We don’t keep our products static. Technical teams continually update models based on customer trials, new regulatory limits (especially on heavy metals and PAHs), and production improvements offered by upstream feedstock suppliers. Whether a batch goes to a multinational paint operation or a regional masterbatch producer, each lot receives certificates listing critical test values—those customers have asked for in their procurement specs.
Some pigment carbon blacks stand out in highly demanding jobs. Ultra-jetness grades, for example, offer the deepest black achievable in automotive base coat applications, lending a richness customers notice right away. A grade with slightly larger particle size but higher structure serves as a better all-rounder for wall paints, since it costs less and delivers acceptable color for large-scale use. Specialty fine-grained grades improve opacity in thin-film packaging, crucial where converters want to keep costs and weight down yet maintain branding integrity with sharp, clear black graphics.
In all these spaces, feedback from our application labs and end-user production lines drives incremental improvements. For example, ink companies pushing higher-speed processes or lower viscosity get new product options first, with feedback loops flowing right back to our R&D and manufacturing teams.
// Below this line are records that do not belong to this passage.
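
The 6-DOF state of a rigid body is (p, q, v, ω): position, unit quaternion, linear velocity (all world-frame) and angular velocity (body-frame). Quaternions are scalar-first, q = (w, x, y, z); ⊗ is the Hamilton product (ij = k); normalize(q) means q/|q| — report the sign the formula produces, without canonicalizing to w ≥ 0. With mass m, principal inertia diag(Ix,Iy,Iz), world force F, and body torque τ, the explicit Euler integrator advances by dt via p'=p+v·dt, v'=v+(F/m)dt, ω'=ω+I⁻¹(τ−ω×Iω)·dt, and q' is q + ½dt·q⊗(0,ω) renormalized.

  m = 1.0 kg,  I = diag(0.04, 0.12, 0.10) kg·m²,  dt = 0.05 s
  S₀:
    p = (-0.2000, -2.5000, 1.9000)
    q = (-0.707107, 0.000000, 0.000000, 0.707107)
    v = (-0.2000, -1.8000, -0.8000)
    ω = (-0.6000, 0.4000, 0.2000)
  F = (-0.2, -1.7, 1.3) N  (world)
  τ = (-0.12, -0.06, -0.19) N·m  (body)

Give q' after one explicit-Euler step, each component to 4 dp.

Hamilton product q⊗(0,ω) = (-0.1414214, 0.1414214, -0.7071070, -0.1414214)
q' = normalize(q + ½dt·q⊗(0,ω)) = (-0.7105, 0.0035, -0.0177, 0.7034)

q' = (-0.7105, 0.0035, -0.0177, 0.7034)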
They identify pigment grades that resist settling, maintain tone, and disperse evenly at consistently high line speeds. Plant teams use this data to refine feeding, pelletizing, and surface treatment processes, working toward even tighter consistency and less product loss during formulation.
Our approach relies heavily on open communication with customers. Site visits, in-plant trials, and pilot scale-up work catch issues early—much earlier than a back-and-forth of certificates or a stack of specification tables. Only by seeing real production environments firsthand do we pick up on bottlenecks or unexpected pigment performance issues unreported in the lab. This sort of hands-on troubleshooting not only differentiates material quality but helps educate our own staff, closing feedback loops that benefit both the formulator and producer.
It’s not just about selling pigment. Each order starts a technical conversation about goals, challenges, successes, and roadblocks—questions about moisture, grind, and tone receive quick answers, not canned responses. Our teams walk through the data, adjusting recommended dispersants or grind times, or recommending secondary filtering where needed. The relationship is less transactional and more like a production partnership, forged by years of supplier-customer trust.
The demand for pigment carbon black remains strong as new application requirements emerge—color depth in lightweight packaging, cost containment in commercial coatings, compliance with increasingly strict global safety standards. Our efforts focus on improving consistency, bringing new grades with tailored surface functionality, and maintaining safe, responsible production processes. Ongoing research pushes the boundary of particle control and surface treatment to ensure future-grade pigment blacks perform under even more challenging process conditions while keeping an eye on resource use and environmental impact.
As a manufacturer, we thrive on the challenge to deliver not just blackness, but confidence in every application—through technical collaboration, ongoing innovation, and an open door for resolving real-world production needs.